British Crown Advocate for China
- In office 1934–1939
- Preceded by: Allan Mossop
- Succeeded by: John McNeill

Personal details
- Born: May 1902 Lancashire, England
- Died: 1954 Surrey, England

= Victor Priestwood =

Crown Advocate of the British Supreme Court for China (1934-1939)

Victor Priestwood (1902-1954) served as Crown Advocate of the British Supreme Court for China from 1934 to 1939.

==Early life==

Priestwood was born in May 1902 in Lancashire, England. He studied at Keble College, Oxford and was called to the bar of the Inner Temple on 29 January 1920. He passed his bar exams in April 1922. He was the second son of John George Priestwood, a solicitor who practiced in Shanghai.

==Legal career==

In 1924, Priestwood moved to Shanghai. He was admitted before the British Supreme Court for China and joined his father in practice. Later he worked with Hiram Parkes Wilkinson and Allan Mossop the Crown Advocates of the court. In 1930, he acted as Crown Advocate of the court in the absence of Allan Mossop. Mossop was appointed as judge of the court in 1933 and in 1934 and Priestwood was appointed Crown Advocate.
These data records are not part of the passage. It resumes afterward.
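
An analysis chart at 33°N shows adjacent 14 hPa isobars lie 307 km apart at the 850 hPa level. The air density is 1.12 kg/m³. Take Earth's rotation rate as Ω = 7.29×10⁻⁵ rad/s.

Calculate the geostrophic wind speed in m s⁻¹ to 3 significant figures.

51.3 m s⁻¹

Coriolis parameter at 33°N:
f = 2Ω sin φ = 2 × 7.29×10⁻⁵ × sin 33° = 7.94×10⁻⁵ s⁻¹
Pressure gradient: |∂P/∂n| = 1400 Pa / 307000 m = 4.56×10⁻³ Pa/m
Geostrophic balance (pressure-gradient force = Coriolis force):
V_g = (1/(fρ)) |∂P/∂n| = 4.56×10⁻³ / (7.94×10⁻⁵ × 1.12) = 51.3 m/s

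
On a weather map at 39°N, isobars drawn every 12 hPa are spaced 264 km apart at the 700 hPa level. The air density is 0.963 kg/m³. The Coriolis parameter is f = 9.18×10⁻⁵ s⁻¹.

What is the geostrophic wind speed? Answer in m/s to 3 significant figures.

51.4 m/s

Pressure gradient: |∂P/∂n| = 1200 Pa / 264000 m = 4.55×10⁻³ Pa/m
Geostrophic balance (pressure-gradient force = Coriolis force):
V_g = (1/(fρ)) |∂P/∂n| = 4.55×10⁻³ / (9.18×10⁻⁵ × 0.963) = 51.4 m/s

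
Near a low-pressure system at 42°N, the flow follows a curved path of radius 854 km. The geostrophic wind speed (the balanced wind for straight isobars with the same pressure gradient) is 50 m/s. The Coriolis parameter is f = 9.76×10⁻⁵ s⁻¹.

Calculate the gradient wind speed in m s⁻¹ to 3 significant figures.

35.2 m s⁻¹

Around a low, centrifugal force acts outward with Coriolis, so pressure-gradient force balances both:
(1/ρ)|∂P/∂n| = fV + V²/R  →  V² + fR·V − fR·V_g = 0
With fR = 9.76×10⁻⁵ × 854×10³ m = 83.4 m/s:
V = [−fR + √((fR)² + 4 fR V_g)]/2 = [−83.4 + √(83.4² + 4×83.4×50)]/2 = 35.2 m/s
Subgeostrophic (V < V_g = 50 m/s), as expected around a low.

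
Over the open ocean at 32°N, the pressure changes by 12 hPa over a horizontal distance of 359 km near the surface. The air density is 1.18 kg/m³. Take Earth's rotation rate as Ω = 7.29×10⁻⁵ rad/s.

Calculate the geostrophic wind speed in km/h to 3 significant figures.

132 km/h

Coriolis parameter at 32°N:
f = 2Ω sin φ = 2 × 7.29×10⁻⁵ × sin 32° = 7.73×10⁻⁵ s⁻¹
Pressure gradient: |∂P/∂n| = 1200 Pa / 359000 m = 3.34×10⁻³ Pa/m
Geostrophic balance (pressure-gradient force = Coriolis force):
V_g = (1/(fρ)) |∂P/∂n| = 3.34×10⁻³ / (7.73×10⁻⁵ × 1.18) = 36.7 m/s
Converting: 36.7 m/s × 3.6 = 132 km/h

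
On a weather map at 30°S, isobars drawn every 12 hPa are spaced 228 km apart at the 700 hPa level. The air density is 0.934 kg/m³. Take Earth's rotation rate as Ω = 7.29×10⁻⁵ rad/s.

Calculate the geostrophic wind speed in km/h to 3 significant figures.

278 km/h

Coriolis parameter at 30°S:
f = 2Ω sin φ = 2 × 7.29×10⁻⁵ × sin 30° = 7.29×10⁻⁵ s⁻¹
Pressure gradient: |∂P/∂n| = 1200 Pa / 228000 m = 5.26×10⁻³ Pa/m
Geostrophic balance (pressure-gradient force = Coriolis force):
V_g = (1/(fρ)) |∂P/∂n| = 5.26×10⁻³ / (7.29×10⁻⁵ × 0.934) = 77.3 m/s
Converting: 77.3 m/s × 3.6 = 278 km/h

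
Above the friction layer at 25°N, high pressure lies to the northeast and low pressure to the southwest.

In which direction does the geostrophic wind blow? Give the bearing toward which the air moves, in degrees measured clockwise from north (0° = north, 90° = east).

315°

The pressure-gradient force points toward the southwest (bearing 225°).
Geostrophic balance: in the Northern Hemisphere the Coriolis force deflects motion to the right, so the geostrophic wind blows 90° to the right of the pressure-gradient force (low pressure on the left).
Rotating 225° by 90° clockwise gives 315° — the wind blows toward the northwest.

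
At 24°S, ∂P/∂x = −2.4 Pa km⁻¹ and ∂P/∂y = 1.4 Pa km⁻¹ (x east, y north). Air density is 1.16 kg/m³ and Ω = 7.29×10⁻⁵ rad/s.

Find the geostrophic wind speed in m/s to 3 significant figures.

40.4 m/s

Coriolis parameter at 24°S:
f = 2Ω sin φ = 2 × 7.29×10⁻⁵ × sin 24° = 5.93×10⁻⁵ s⁻¹
In the Southern Hemisphere f is negative: f = −5.93×10⁻⁵ s⁻¹.
Component geostrophic relations (x east, y north):
u_g = −(1/(fρ)) ∂P/∂y,  v_g = (1/(fρ)) ∂P/∂x
u_g = −(1.4×10⁻³)/(−5.93×10⁻⁵ × 1.16) = 20.4 m/s;  v_g = (−2.4×10⁻³)/(−5.93×10⁻⁵ × 1.16) = 34.9 m/s
|V_g| = √(u_g² + v_g²) = 40.4 m/s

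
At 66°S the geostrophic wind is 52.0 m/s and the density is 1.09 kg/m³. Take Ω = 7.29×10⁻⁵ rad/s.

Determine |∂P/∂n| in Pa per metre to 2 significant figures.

7.5×10⁻³ Pa/m

Coriolis parameter at 66°S:
f = 2Ω sin φ = 2 × 7.29×10⁻⁵ × sin 66° = 1.33×10⁻⁴ s⁻¹
Geostrophic balance rearranged: |∂P/∂n| = f ρ V_g
|∂P/∂n| = 1.33×10⁻⁴ × 1.09 × 52.0 = 7.55×10⁻³ Pa/m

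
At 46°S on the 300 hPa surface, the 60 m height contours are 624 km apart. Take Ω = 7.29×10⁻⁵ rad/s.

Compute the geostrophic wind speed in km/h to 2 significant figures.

Coriolis parameter at 46°S:
f = 2Ω sin φ = 2 × 7.29×10⁻⁵ × sin 46° = 1.05×10⁻⁴ s⁻¹
Height gradient: |∂Z/∂n| = 60 m / 624000 m = 9.62×10⁻⁵
On a pressure surface, geostrophic balance gives V_g = (g/f)|∂Z/∂n|:
V_g = 9.81 × 9.62×10⁻⁵ / 1.05×10⁻⁴ = 8.99 m/s
Converting: 8.99 m/s × 3.6 = 32 km/h

32 km/h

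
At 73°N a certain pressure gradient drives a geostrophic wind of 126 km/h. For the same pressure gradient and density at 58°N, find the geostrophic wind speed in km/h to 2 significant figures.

140 km/h

With the same pressure gradient and density, V_g ∝ 1/f ∝ 1/sin φ.
V₂ = V₁ · sin φ₁ / sin φ₂ = 126 × sin 73° / sin 58°
V₂ = 126 × 0.9563/0.8480 = 140 km/h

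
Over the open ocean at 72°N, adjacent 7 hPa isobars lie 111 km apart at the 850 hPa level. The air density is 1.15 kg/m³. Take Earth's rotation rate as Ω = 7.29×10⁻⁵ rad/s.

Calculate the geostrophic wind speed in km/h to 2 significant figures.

Coriolis parameter at 72°N:
f = 2Ω sin φ = 2 × 7.29×10⁻⁵ × sin 72° = 1.39×10⁻⁴ s⁻¹
Pressure gradient: |∂P/∂n| = 700 Pa / 111000 m = 6.31×10⁻³ Pa/m
Geostrophic balance (pressure-gradient force = Coriolis force):
V_g = (1/(fρ)) |∂P/∂n| = 6.31×10⁻³ / (1.39×10⁻⁴ × 1.15) = 39.5 m/s
Converting: 39.5 m/s × 3.6 = 140 km/h

140 km/h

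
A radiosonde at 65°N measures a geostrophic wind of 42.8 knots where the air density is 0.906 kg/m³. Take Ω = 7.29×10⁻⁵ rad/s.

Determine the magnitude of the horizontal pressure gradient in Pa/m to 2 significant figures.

2.6×10⁻³ Pa/m

Coriolis parameter at 65°N:
f = 2Ω sin φ = 2 × 7.29×10⁻⁵ × sin 65° = 1.32×10⁻⁴ s⁻¹
Wind speed in SI: 42.8 knots = 22.0 m/s
Geostrophic balance rearranged: |∂P/∂n| = f ρ V_g
|∂P/∂n| = 1.32×10⁻⁴ × 0.906 × 22.0 = 2.64×10⁻³ Pa/m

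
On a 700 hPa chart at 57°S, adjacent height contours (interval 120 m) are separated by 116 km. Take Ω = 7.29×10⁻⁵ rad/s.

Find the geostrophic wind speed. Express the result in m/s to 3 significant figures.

Coriolis parameter at 57°S:
f = 2Ω sin φ = 2 × 7.29×10⁻⁵ × sin 57° = 1.22×10⁻⁴ s⁻¹
Height gradient: |∂Z/∂n| = 120 m / 116000 m = 1.03×10⁻³
On a pressure surface, geostrophic balance gives V_g = (g/f)|∂Z/∂n|:
V_g = 9.81 × 1.03×10⁻³ / 1.22×10⁻⁴ = 83.0 m/s

83.0 m/s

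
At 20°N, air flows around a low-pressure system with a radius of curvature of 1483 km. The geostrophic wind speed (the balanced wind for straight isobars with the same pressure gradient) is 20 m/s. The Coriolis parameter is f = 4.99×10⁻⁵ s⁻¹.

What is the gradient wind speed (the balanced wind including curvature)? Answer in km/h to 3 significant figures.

Around a low, centrifugal force acts outward with Coriolis, so pressure-gradient force balances both:
(1/ρ)|∂P/∂n| = fV + V²/R  →  V² + fR·V − fR·V_g = 0
With fR = 4.99×10⁻⁵ × 1483×10³ m = 74.0 m/s:
V = [−fR + √((fR)² + 4 fR V_g)]/2 = [−74.0 + √(74.0² + 4×74.0×20)]/2 = 16.4 m/s
Subgeostrophic (V < V_g = 20 m/s), as expected around a low.
Converting: 16.4 m/s × 3.6 = 59.0 km/h

59.0 km/h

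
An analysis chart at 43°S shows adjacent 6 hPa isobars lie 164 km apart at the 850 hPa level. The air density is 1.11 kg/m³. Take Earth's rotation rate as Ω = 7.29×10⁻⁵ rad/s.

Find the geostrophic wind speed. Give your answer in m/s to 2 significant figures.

33 m/s

Coriolis parameter at 43°S:
f = 2Ω sin φ = 2 × 7.29×10⁻⁵ × sin 43° = 9.94×10⁻⁵ s⁻¹
Pressure gradient: |∂P/∂n| = 600 Pa / 164000 m = 3.66×10⁻³ Pa/m
Geostrophic balance (pressure-gradient force = Coriolis force):
V_g = (1/(fρ)) |∂P/∂n| = 3.66×10⁻³ / (9.94×10⁻⁵ × 1.11) = 33.1 m/s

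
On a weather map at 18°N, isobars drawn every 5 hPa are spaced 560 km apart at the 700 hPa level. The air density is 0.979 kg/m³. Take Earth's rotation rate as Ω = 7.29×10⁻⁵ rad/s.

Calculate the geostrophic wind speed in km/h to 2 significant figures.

73 km/h

Coriolis parameter at 18°N:
f = 2Ω sin φ = 2 × 7.29×10⁻⁵ × sin 18° = 4.51×10⁻⁵ s⁻¹
Pressure gradient: |∂P/∂n| = 500 Pa / 560000 m = 8.93×10⁻⁴ Pa/m
Geostrophic balance (pressure-gradient force = Coriolis force):
V_g = (1/(fρ)) |∂P/∂n| = 8.93×10⁻⁴ / (4.51×10⁻⁵ × 0.979) = 20.2 m/s
Converting: 20.2 m/s × 3.6 = 73 km/h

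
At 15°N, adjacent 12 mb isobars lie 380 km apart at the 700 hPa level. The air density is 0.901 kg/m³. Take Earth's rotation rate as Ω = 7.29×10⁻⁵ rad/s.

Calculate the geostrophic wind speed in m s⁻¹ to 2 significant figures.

Coriolis parameter at 15°N:
f = 2Ω sin φ = 2 × 7.29×10⁻⁵ × sin 15° = 3.77×10⁻⁵ s⁻¹
Pressure gradient: |∂P/∂n| = 1200 Pa / 380000 m = 3.16×10⁻³ Pa/m
Geostrophic balance (pressure-gradient force = Coriolis force):
V_g = (1/(fρ)) |∂P/∂n| = 3.16×10⁻³ / (3.77×10⁻⁵ × 0.901) = 92.9 m/s

93 m s⁻¹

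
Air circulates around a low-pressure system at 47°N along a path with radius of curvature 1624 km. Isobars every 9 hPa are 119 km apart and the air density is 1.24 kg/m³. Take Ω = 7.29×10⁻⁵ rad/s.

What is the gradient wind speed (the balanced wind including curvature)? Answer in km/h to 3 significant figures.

Coriolis parameter at 47°N:
f = 2Ω sin φ = 2 × 7.29×10⁻⁵ × sin 47° = 1.07×10⁻⁴ s⁻¹
Pressure gradient: |∂P/∂n| = 900 Pa / 119000 m = 7.56×10⁻³ Pa/m
Geostrophic speed: V_g = |∂P/∂n|/(fρ) = 7.56×10⁻³/(1.07×10⁻⁴ × 1.24) = 57.2 m/s
Around a low, centrifugal force acts outward with Coriolis, so pressure-gradient force balances both:
(1/ρ)|∂P/∂n| = fV + V²/R  →  V² + fR·V − fR·V_g = 0
With fR = 1.07×10⁻⁴ × 1624×10³ m = 173 m/s:
V = [−fR + √((fR)² + 4 fR V_g)]/2 = [−173 + √(173² + 4×173×57.2)]/2 = 45.3 m/s
Subgeostrophic (V < V_g = 57.2 m/s), as expected around a low.
Converting: 45.3 m/s × 3.6 = 163 km/h

163 km/h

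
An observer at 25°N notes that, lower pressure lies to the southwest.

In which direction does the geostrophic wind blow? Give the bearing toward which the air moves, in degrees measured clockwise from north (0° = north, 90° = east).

The pressure-gradient force points toward the southwest (bearing 225°).
Geostrophic balance: in the Northern Hemisphere the Coriolis force deflects motion to the right, so the geostrophic wind blows 90° to the right of the pressure-gradient force (low pressure on the left).
Rotating 225° by 90° clockwise gives 315° — the wind blows toward the northwest.

315°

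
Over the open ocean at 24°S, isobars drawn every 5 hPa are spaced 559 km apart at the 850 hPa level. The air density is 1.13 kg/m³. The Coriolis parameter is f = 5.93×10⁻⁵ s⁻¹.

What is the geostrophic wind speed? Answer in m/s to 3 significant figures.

Pressure gradient: |∂P/∂n| = 500 Pa / 559000 m = 8.94×10⁻⁴ Pa/m
Geostrophic balance (pressure-gradient force = Coriolis force):
V_g = (1/(fρ)) |∂P/∂n| = 8.94×10⁻⁴ / (5.93×10⁻⁵ × 1.13) = 13.3 m/s

13.3 m/s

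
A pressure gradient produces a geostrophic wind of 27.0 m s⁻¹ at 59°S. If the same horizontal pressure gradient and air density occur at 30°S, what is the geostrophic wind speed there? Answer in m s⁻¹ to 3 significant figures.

46.3 m s⁻¹

With the same pressure gradient and density, V_g ∝ 1/f ∝ 1/sin φ.
V₂ = V₁ · sin φ₁ / sin φ₂ = 27.0 × sin 59° / sin 30°
V₂ = 27.0 × 0.8572/0.5000 = 46.3 m s⁻¹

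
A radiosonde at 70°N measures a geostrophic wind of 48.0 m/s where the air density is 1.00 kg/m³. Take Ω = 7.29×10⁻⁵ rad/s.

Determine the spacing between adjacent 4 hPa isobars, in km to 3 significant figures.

60.8 km

Coriolis parameter at 70°N:
f = 2Ω sin φ = 2 × 7.29×10⁻⁵ × sin 70° = 1.37×10⁻⁴ s⁻¹
Geostrophic balance rearranged: |∂P/∂n| = f ρ V_g
|∂P/∂n| = 1.37×10⁻⁴ × 1.00 × 48.0 = 6.58×10⁻³ Pa/m
Isobar spacing: Δn = ΔP/|∂P/∂n| = 400 Pa / 6.58×10⁻³ Pa/m = 60824 m ≈ 60.8 km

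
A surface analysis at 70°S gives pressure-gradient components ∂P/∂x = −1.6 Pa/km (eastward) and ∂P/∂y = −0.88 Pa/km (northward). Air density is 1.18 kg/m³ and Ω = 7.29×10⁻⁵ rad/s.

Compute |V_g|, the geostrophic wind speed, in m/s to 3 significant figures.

11.3 m/s

Coriolis parameter at 70°S:
f = 2Ω sin φ = 2 × 7.29×10⁻⁵ × sin 70° = 1.37×10⁻⁴ s⁻¹
In the Southern Hemisphere f is negative: f = −1.37×10⁻⁴ s⁻¹.
Component geostrophic relations (x east, y north):
u_g = −(1/(fρ)) ∂P/∂y,  v_g = (1/(fρ)) ∂P/∂x
u_g = −(−0.88×10⁻³)/(−1.37×10⁻⁴ × 1.18) = −5.44 m/s;  v_g = (−1.6×10⁻³)/(−1.37×10⁻⁴ × 1.18) = 9.90 m/s
|V_g| = √(u_g² + v_g²) = 11.3 m/s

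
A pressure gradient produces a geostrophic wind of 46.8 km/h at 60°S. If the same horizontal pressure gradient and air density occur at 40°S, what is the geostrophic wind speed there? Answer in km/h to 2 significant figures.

63 km/h

With the same pressure gradient and density, V_g ∝ 1/f ∝ 1/sin φ.
V₂ = V₁ · sin φ₁ / sin φ₂ = 46.8 × sin 60° / sin 40°
V₂ = 46.8 × 0.8660/0.6428 = 63 km/h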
==Termination of appointment==

In late 1939, Priestwood's appointment as Crown Advocate was terminated. In late 1940, left Shanghai for England arriving in early 1941. He joined the Royal Air Force on 28 February 1941 as a probationary pilot officer in the Administrative and Special Duties Branch and served in the RAF during World War II.

==Death==

Priestwood died in 1954 in Surrey, England.